5 The converse is also true: the majority of motors in the home are universal motors used intermittently. Non-universal motors inside the home would be would be brushless dc motors found perhaps in fan and disk drives (in your computers, printer, DVD player, CD, etc). You might have a linear motor in your sewing machine; a stepper motor in your watch and clocks and your printer. You might just have an axial rotor motor.

6 Railguns are attractive as weapons because they remove explosive from the launcher. To be effective they must be very strong, as the forces tend to distort the rails. Speeds are very high (>Mach 5) so they are attractive as ship-mounted weaponry. To launch guided missiles we need the missile to survive the launch process. The unit of measure becomes MJ, the energy given to the projectile during firing / launch, or the energy in MJ delivered on missile impact. For context the 16 inch guns used on ships at the end of WWII delivered 360MJ and 160MJ downrange (typically half), using large rounds that need machinery to lift. These exploratory weapons are typically larger but fire a smaller round far more often, each with energy delivered downrange of a similar order to a 5 inch gun. 10-30MJ seems an appropriate size at the moment, where range could be > 150 km on a 10 kg round. Guided rounds require the guidance system to survive the firing process, which will be difficult to develop. Another difficulty is power supply, where firing rate depends upon spare capacity. Assuming a rate of say 6 rounds per minute, a load of 10kg will need around 30MJ, for which the required power is 25MW, far more than is typically available. No, I can’t make sense of those figures, I’m quoting.

7 Coilguns (Gauss rifles) are build-able and portable and you should expect that any exploration of this trips some over-watch. They’re less robust and more complicated than rail guns. A hobbyist gun will deliver joules (say 1-30 J) so it compares with an air rifle. Possible advantages are no smoke on firing, though a sonic boom is still likely. Barrels could be surprisingly short – I found a mortar design only 120mm long with double the firing rate of the conventional design and a third more range. That’s hardly bigger than my hand. Sci-fi theorists suggest fairly large coilguns for firing supplies to orbit, such as to L5 from the Moon – very cheap delivery.

top pic from http://www.renesas.com/edge_ol/features/04/index.jsp



very small motors: http://pubs.acs.org/doi/abs/10.1021/cr400273r  http://www.berkeley.edu/news/media/releases/2003/07/23_motor.shtml        http://www.nanowerk.com/nanotechnology-news/newsid=37601.php   discusses replacing copper in the windings by or with carbon nanotube yarn, at least twice as conductive as copper and dramatically lighter. Sell your shares in copper mining.

http://www.ece.umn.edu/users/riaz/animations/sqmovies.html  animated induction motor.

On regenerative braking, http://en.wikipedia.org/wiki/Regenerative_brake and note the first such was in 1886.

pancake motors  http://www.printedmotorworks.com   

On linear motors wikipedia and http://machinedesign.com/linear-motion/difference-between-linear-motors-and-linear-mechanical-devices

A synchronous machine must be AC.

Synchronous motors come in ‘excited’ and ‘non-excited’ types, each with a steel rotor. Excited means there is current supplied to the rotor.

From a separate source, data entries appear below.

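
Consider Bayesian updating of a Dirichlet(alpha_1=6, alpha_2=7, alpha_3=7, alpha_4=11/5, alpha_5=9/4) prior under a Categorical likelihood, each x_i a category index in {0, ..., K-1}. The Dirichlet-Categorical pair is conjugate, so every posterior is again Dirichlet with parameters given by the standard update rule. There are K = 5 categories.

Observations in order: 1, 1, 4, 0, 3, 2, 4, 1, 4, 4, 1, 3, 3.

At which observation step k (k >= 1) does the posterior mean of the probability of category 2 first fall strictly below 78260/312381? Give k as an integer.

obs 1: x=1 → posterior Dirichlet(6, 8, 7, 11/5, 9/4)
obs 2: x=1 → posterior Dirichlet(6, 9, 7, 11/5, 9/4)
obs 3: x=4 → posterior Dirichlet(6, 9, 7, 11/5, 13/4)
obs 4: x=0 → posterior Dirichlet(7, 9, 7, 11/5, 13/4)
obs 5: x=3 → posterior Dirichlet(7, 9, 7, 16/5, 13/4)
obs 6: x=2 → posterior Dirichlet(7, 9, 8, 16/5, 13/4)
obs 7: x=4 → posterior Dirichlet(7, 9, 8, 16/5, 17/4)
obs 8: x=1 → posterior Dirichlet(7, 10, 8, 16/5, 17/4)
obs 9: x=4 → posterior Dirichlet(7, 10, 8, 16/5, 21/4)
obs 10: x=4 → posterior Dirichlet(7, 10, 8, 16/5, 25/4)
obs 11: x=1 → posterior Dirichlet(7, 11, 8, 16/5, 25/4)
obs 12: x=3 → posterior Dirichlet(7, 11, 8, 21/5, 25/4)
obs 13: x=3 → posterior Dirichlet(7, 11, 8, 26/5, 25/4)

k = 4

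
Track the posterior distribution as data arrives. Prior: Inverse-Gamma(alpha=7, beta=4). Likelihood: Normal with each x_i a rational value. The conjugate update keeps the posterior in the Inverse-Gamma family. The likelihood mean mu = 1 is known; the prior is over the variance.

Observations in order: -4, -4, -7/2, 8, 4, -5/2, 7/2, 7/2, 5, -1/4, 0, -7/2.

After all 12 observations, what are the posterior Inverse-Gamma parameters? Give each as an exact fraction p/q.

obs 1: x=-4 → posterior Inverse-Gamma(15/2, 33/2)
obs 2: x=-4 → posterior Inverse-Gamma(8, 29)
obs 3: x=-7/2 → posterior Inverse-Gamma(17/2, 313/8)
obs 4: x=8 → posterior Inverse-Gamma(9, 509/8)
obs 5: x=4 → posterior Inverse-Gamma(19/2, 545/8)
obs 6: x=-5/2 → posterior Inverse-Gamma(10, 297/4)
obs 7: x=7/2 → posterior Inverse-Gamma(21/2, 619/8)
obs 8: x=7/2 → posterior Inverse-Gamma(11, 161/2)
obs 9: x=5 → posterior Inverse-Gamma(23/2, 177/2)
obs 10: x=-1/4 → posterior Inverse-Gamma(12, 2857/32)
obs 11: x=0 → posterior Inverse-Gamma(25/2, 2873/32)
obs 12: x=-7/2 → posterior Inverse-Gamma(13, 3197/32)

alpha=13, beta=3197/32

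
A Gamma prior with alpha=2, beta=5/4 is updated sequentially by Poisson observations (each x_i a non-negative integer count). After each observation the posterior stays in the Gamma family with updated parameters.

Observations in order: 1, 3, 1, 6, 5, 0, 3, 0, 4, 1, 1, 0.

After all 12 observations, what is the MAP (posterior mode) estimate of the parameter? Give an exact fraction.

104/53

obs 1: x=1 → posterior Gamma(3, 9/4)
obs 2: x=3 → posterior Gamma(6, 13/4)
obs 3: x=1 → posterior Gamma(7, 17/4)
obs 4: x=6 → posterior Gamma(13, 21/4)
obs 5: x=5 → posterior Gamma(18, 25/4)
obs 6: x=0 → posterior Gamma(18, 29/4)
obs 7: x=3 → posterior Gamma(21, 33/4)
obs 8: x=0 → posterior Gamma(21, 37/4)
obs 9: x=4 → posterior Gamma(25, 41/4)
obs 10: x=1 → posterior Gamma(26, 45/4)
obs 11: x=1 → posterior Gamma(27, 49/4)
obs 12: x=0 → posterior Gamma(27, 53/4)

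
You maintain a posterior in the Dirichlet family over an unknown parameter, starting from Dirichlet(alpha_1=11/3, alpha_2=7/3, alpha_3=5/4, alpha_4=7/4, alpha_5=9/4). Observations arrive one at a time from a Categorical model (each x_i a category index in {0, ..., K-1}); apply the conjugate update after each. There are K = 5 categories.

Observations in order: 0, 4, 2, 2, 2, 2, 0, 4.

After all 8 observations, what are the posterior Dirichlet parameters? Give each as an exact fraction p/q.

obs 1: x=0 → posterior Dirichlet(14/3, 7/3, 5/4, 7/4, 9/4)
obs 2: x=4 → posterior Dirichlet(14/3, 7/3, 5/4, 7/4, 13/4)
obs 3: x=2 → posterior Dirichlet(14/3, 7/3, 9/4, 7/4, 13/4)
obs 4: x=2 → posterior Dirichlet(14/3, 7/3, 13/4, 7/4, 13/4)
obs 5: x=2 → posterior Dirichlet(14/3, 7/3, 17/4, 7/4, 13/4)
obs 6: x=2 → posterior Dirichlet(14/3, 7/3, 21/4, 7/4, 13/4)
obs 7: x=0 → posterior Dirichlet(17/3, 7/3, 21/4, 7/4, 13/4)
obs 8: x=4 → posterior Dirichlet(17/3, 7/3, 21/4, 7/4, 17/4)

alpha_1=17/3, alpha_2=7/3, alpha_3=21/4, alpha_4=7/4, alpha_5=17/4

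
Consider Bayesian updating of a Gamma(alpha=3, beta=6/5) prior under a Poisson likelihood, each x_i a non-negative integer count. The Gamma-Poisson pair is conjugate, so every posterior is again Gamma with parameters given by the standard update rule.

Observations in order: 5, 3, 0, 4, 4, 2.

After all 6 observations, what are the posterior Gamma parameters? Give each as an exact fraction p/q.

alpha=21, beta=36/5

obs 1: x=5 → posterior Gamma(8, 11/5)
obs 2: x=3 → posterior Gamma(11, 16/5)
obs 3: x=0 → posterior Gamma(11, 21/5)
obs 4: x=4 → posterior Gamma(15, 26/5)
obs 5: x=4 → posterior Gamma(19, 31/5)
obs 6: x=2 → posterior Gamma(21, 36/5)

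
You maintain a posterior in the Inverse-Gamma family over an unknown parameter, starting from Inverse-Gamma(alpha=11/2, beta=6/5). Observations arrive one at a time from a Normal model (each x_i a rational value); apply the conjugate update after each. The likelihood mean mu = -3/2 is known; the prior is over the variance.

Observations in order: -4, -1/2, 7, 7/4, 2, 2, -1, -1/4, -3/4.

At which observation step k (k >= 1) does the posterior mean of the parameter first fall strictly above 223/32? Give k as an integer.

k = 4

obs 1: x=-4 → posterior Inverse-Gamma(6, 173/40)
obs 2: x=-1/2 → posterior Inverse-Gamma(13/2, 193/40)
obs 3: x=7 → posterior Inverse-Gamma(7, 819/20)
obs 4: x=7/4 → posterior Inverse-Gamma(15/2, 7397/160)
obs 5: x=2 → posterior Inverse-Gamma(8, 8377/160)
obs 6: x=2 → posterior Inverse-Gamma(17/2, 9357/160)
obs 7: x=-1 → posterior Inverse-Gamma(9, 9377/160)
obs 8: x=-1/4 → posterior Inverse-Gamma(19/2, 4751/80)
obs 9: x=-3/4 → posterior Inverse-Gamma(10, 9547/160)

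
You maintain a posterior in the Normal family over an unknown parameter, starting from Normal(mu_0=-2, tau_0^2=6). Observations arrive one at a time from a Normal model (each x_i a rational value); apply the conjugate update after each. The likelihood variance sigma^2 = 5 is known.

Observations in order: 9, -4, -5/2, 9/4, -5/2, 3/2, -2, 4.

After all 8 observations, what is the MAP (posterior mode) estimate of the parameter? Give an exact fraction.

obs 1: x=9 → posterior Normal(4, 30/11)
obs 2: x=-4 → posterior Normal(20/17, 30/17)
obs 3: x=-5/2 → posterior Normal(5/23, 30/23)
obs 4: x=9/4 → posterior Normal(37/58, 30/29)
obs 5: x=-5/2 → posterior Normal(1/10, 6/7)
obs 6: x=3/2 → posterior Normal(25/82, 30/41)
obs 7: x=-2 → posterior Normal(1/94, 30/47)
obs 8: x=4 → posterior Normal(49/106, 30/53)

49/106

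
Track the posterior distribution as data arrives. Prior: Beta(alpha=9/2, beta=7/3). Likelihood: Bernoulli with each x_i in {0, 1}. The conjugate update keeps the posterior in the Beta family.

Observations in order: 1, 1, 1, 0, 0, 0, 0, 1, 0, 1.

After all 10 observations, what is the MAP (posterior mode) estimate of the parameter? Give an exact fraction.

obs 1: x=1 → posterior Beta(11/2, 7/3)
obs 2: x=1 → posterior Beta(13/2, 7/3)
obs 3: x=1 → posterior Beta(15/2, 7/3)
obs 4: x=0 → posterior Beta(15/2, 10/3)
obs 5: x=0 → posterior Beta(15/2, 13/3)
obs 6: x=0 → posterior Beta(15/2, 16/3)
obs 7: x=0 → posterior Beta(15/2, 19/3)
obs 8: x=1 → posterior Beta(17/2, 19/3)
obs 9: x=0 → posterior Beta(17/2, 22/3)
obs 10: x=1 → posterior Beta(19/2, 22/3)

51/89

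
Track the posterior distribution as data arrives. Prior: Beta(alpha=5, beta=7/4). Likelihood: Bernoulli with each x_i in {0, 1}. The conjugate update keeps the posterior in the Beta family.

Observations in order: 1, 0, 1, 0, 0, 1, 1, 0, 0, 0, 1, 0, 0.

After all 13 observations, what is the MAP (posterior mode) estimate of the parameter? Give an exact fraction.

36/71

obs 1: x=1 → posterior Beta(6, 7/4)
obs 2: x=0 → posterior Beta(6, 11/4)
obs 3: x=1 → posterior Beta(7, 11/4)
obs 4: x=0 → posterior Beta(7, 15/4)
obs 5: x=0 → posterior Beta(7, 19/4)
obs 6: x=1 → posterior Beta(8, 19/4)
obs 7: x=1 → posterior Beta(9, 19/4)
obs 8: x=0 → posterior Beta(9, 23/4)
obs 9: x=0 → posterior Beta(9, 27/4)
obs 10: x=0 → posterior Beta(9, 31/4)
obs 11: x=1 → posterior Beta(10, 31/4)
obs 12: x=0 → posterior Beta(10, 35/4)
obs 13: x=0 → posterior Beta(10, 39/4)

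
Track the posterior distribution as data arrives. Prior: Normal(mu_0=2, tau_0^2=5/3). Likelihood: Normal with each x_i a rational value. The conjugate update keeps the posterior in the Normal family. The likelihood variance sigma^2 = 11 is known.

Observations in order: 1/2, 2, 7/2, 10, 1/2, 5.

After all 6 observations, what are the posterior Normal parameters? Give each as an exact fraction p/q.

mu_0=347/126, tau_0^2=55/63

obs 1: x=1/2 → posterior Normal(137/76, 55/38)
obs 2: x=2 → posterior Normal(157/86, 55/43)
obs 3: x=7/2 → posterior Normal(2, 55/48)
obs 4: x=10 → posterior Normal(146/53, 55/53)
obs 5: x=1/2 → posterior Normal(297/116, 55/58)
obs 6: x=5 → posterior Normal(347/126, 55/63)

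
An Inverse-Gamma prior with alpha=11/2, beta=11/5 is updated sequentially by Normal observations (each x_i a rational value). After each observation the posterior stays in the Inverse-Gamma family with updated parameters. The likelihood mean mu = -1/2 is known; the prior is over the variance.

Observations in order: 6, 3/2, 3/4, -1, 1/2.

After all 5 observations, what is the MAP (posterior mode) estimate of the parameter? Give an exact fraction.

4277/1440

obs 1: x=6 → posterior Inverse-Gamma(6, 933/40)
obs 2: x=3/2 → posterior Inverse-Gamma(13/2, 1013/40)
obs 3: x=3/4 → posterior Inverse-Gamma(7, 4177/160)
obs 4: x=-1 → posterior Inverse-Gamma(15/2, 4197/160)
obs 5: x=1/2 → posterior Inverse-Gamma(8, 4277/160)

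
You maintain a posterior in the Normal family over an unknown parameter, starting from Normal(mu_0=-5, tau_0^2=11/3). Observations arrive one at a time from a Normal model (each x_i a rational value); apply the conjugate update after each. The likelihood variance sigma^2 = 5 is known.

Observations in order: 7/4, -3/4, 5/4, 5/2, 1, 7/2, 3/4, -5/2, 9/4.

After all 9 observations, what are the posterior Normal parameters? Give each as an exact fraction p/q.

obs 1: x=7/4 → posterior Normal(-223/104, 55/26)
obs 2: x=-3/4 → posterior Normal(-64/37, 55/37)
obs 3: x=5/4 → posterior Normal(-67/64, 55/48)
obs 4: x=5/2 → posterior Normal(-91/236, 55/59)
obs 5: x=1 → posterior Normal(-47/280, 11/14)
obs 6: x=7/2 → posterior Normal(107/324, 55/81)
obs 7: x=3/4 → posterior Normal(35/92, 55/92)
obs 8: x=-5/2 → posterior Normal(15/206, 55/103)
obs 9: x=9/4 → posterior Normal(43/152, 55/114)

mu_0=43/152, tau_0^2=55/114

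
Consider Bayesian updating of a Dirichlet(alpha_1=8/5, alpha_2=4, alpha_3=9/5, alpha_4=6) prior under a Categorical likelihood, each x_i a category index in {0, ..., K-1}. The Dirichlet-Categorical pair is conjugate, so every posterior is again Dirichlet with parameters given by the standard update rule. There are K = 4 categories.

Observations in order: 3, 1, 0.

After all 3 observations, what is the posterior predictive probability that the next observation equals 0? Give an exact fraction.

13/82

obs 1: x=3 → posterior Dirichlet(8/5, 4, 9/5, 7)
obs 2: x=1 → posterior Dirichlet(8/5, 5, 9/5, 7)
obs 3: x=0 → posterior Dirichlet(13/5, 5, 9/5, 7)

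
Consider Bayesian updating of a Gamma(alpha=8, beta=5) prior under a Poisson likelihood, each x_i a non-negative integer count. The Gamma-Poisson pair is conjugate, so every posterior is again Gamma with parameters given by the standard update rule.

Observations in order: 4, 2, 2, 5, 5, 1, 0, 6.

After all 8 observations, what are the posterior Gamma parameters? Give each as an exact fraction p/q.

alpha=33, beta=13

obs 1: x=4 → posterior Gamma(12, 6)
obs 2: x=2 → posterior Gamma(14, 7)
obs 3: x=2 → posterior Gamma(16, 8)
obs 4: x=5 → posterior Gamma(21, 9)
obs 5: x=5 → posterior Gamma(26, 10)
obs 6: x=1 → posterior Gamma(27, 11)
obs 7: x=0 → posterior Gamma(27, 12)
obs 8: x=6 → posterior Gamma(33, 13)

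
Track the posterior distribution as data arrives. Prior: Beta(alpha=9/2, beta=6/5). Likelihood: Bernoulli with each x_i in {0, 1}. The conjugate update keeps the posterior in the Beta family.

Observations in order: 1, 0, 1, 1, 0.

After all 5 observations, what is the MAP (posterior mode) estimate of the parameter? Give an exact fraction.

65/87

obs 1: x=1 → posterior Beta(11/2, 6/5)
obs 2: x=0 → posterior Beta(11/2, 11/5)
obs 3: x=1 → posterior Beta(13/2, 11/5)
obs 4: x=1 → posterior Beta(15/2, 11/5)
obs 5: x=0 → posterior Beta(15/2, 16/5)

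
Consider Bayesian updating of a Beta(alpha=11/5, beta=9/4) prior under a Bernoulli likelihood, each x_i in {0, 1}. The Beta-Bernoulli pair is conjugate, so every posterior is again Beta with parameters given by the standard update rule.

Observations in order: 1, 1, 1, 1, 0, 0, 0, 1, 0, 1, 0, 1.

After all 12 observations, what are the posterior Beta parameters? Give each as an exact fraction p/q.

obs 1: x=1 → posterior Beta(16/5, 9/4)
obs 2: x=1 → posterior Beta(21/5, 9/4)
obs 3: x=1 → posterior Beta(26/5, 9/4)
obs 4: x=1 → posterior Beta(31/5, 9/4)
obs 5: x=0 → posterior Beta(31/5, 13/4)
obs 6: x=0 → posterior Beta(31/5, 17/4)
obs 7: x=0 → posterior Beta(31/5, 21/4)
obs 8: x=1 → posterior Beta(36/5, 21/4)
obs 9: x=0 → posterior Beta(36/5, 25/4)
obs 10: x=1 → posterior Beta(41/5, 25/4)
obs 11: x=0 → posterior Beta(41/5, 29/4)
obs 12: x=1 → posterior Beta(46/5, 29/4)

alpha=46/5, beta=29/4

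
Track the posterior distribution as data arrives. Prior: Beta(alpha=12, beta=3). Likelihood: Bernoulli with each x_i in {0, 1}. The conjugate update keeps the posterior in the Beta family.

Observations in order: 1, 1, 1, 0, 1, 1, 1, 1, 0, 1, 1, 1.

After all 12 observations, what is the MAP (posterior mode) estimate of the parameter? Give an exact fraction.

obs 1: x=1 → posterior Beta(13, 3)
obs 2: x=1 → posterior Beta(14, 3)
obs 3: x=1 → posterior Beta(15, 3)
obs 4: x=0 → posterior Beta(15, 4)
obs 5: x=1 → posterior Beta(16, 4)
obs 6: x=1 → posterior Beta(17, 4)
obs 7: x=1 → posterior Beta(18, 4)
obs 8: x=1 → posterior Beta(19, 4)
obs 9: x=0 → posterior Beta(19, 5)
obs 10: x=1 → posterior Beta(20, 5)
obs 11: x=1 → posterior Beta(21, 5)
obs 12: x=1 → posterior Beta(22, 5)

21/25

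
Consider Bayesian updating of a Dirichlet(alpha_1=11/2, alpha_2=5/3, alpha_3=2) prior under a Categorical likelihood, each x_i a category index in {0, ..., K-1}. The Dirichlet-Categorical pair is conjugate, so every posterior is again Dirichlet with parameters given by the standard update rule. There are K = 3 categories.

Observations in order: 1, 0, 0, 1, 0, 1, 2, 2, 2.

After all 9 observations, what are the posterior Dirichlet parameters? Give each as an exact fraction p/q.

alpha_1=17/2, alpha_2=14/3, alpha_3=5

obs 1: x=1 → posterior Dirichlet(11/2, 8/3, 2)
obs 2: x=0 → posterior Dirichlet(13/2, 8/3, 2)
obs 3: x=0 → posterior Dirichlet(15/2, 8/3, 2)
obs 4: x=1 → posterior Dirichlet(15/2, 11/3, 2)
obs 5: x=0 → posterior Dirichlet(17/2, 11/3, 2)
obs 6: x=1 → posterior Dirichlet(17/2, 14/3, 2)
obs 7: x=2 → posterior Dirichlet(17/2, 14/3, 3)
obs 8: x=2 → posterior Dirichlet(17/2, 14/3, 4)
obs 9: x=2 → posterior Dirichlet(17/2, 14/3, 5)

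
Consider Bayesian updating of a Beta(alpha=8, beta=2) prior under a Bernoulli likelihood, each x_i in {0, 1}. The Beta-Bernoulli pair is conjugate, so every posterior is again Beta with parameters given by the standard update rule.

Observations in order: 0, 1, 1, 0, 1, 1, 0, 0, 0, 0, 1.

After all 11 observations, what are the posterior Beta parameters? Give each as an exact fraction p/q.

obs 1: x=0 → posterior Beta(8, 3)
obs 2: x=1 → posterior Beta(9, 3)
obs 3: x=1 → posterior Beta(10, 3)
obs 4: x=0 → posterior Beta(10, 4)
obs 5: x=1 → posterior Beta(11, 4)
obs 6: x=1 → posterior Beta(12, 4)
obs 7: x=0 → posterior Beta(12, 5)
obs 8: x=0 → posterior Beta(12, 6)
obs 9: x=0 → posterior Beta(12, 7)
obs 10: x=0 → posterior Beta(12, 8)
obs 11: x=1 → posterior Beta(13, 8)

alpha=13, beta=8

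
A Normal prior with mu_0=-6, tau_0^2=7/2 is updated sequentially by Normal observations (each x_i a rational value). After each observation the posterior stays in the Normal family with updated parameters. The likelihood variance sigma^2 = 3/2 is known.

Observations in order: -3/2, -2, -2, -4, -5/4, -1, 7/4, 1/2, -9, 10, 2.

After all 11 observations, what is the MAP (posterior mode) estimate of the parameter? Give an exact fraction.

-127/160

obs 1: x=-3/2 → posterior Normal(-57/20, 21/20)
obs 2: x=-2 → posterior Normal(-5/2, 21/34)
obs 3: x=-2 → posterior Normal(-113/48, 7/16)
obs 4: x=-4 → posterior Normal(-169/62, 21/62)
obs 5: x=-5/4 → posterior Normal(-373/152, 21/76)
obs 6: x=-1 → posterior Normal(-401/180, 7/30)
obs 7: x=7/4 → posterior Normal(-22/13, 21/104)
obs 8: x=1/2 → posterior Normal(-169/118, 21/118)
obs 9: x=-9 → posterior Normal(-295/132, 7/44)
obs 10: x=10 → posterior Normal(-155/146, 21/146)
obs 11: x=2 → posterior Normal(-127/160, 21/160)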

Non-excited rotors are made of steel in three types:

reluctance (toothed rotor poles, needs a starter circuit)

hysteresis (smooth cylindrical rotor, constant lag behind stator field, so constant torque and a self-starter) 

permanent magnets (fixed into the rotor, not a self-starter)

the fourth, excited form,  has DC current to the rotor (it’s still AC to the stator) through slip rings or by induction, even possibly generating the DC current from from the motor shaft.

These are used for larger scale motors, above a kilowatt.

Large synchronous motors are not self-starting because of the inertia of the rotor. Most solutions to this is to add a so-called squirrel cage (pictures) induction winding. Very large motors will have an engine to wind them up (a ‘pony’ motor). Sophisticated controllers can start form zero by changing the stator current frequency.   Synchronous motors might also use three-phase power.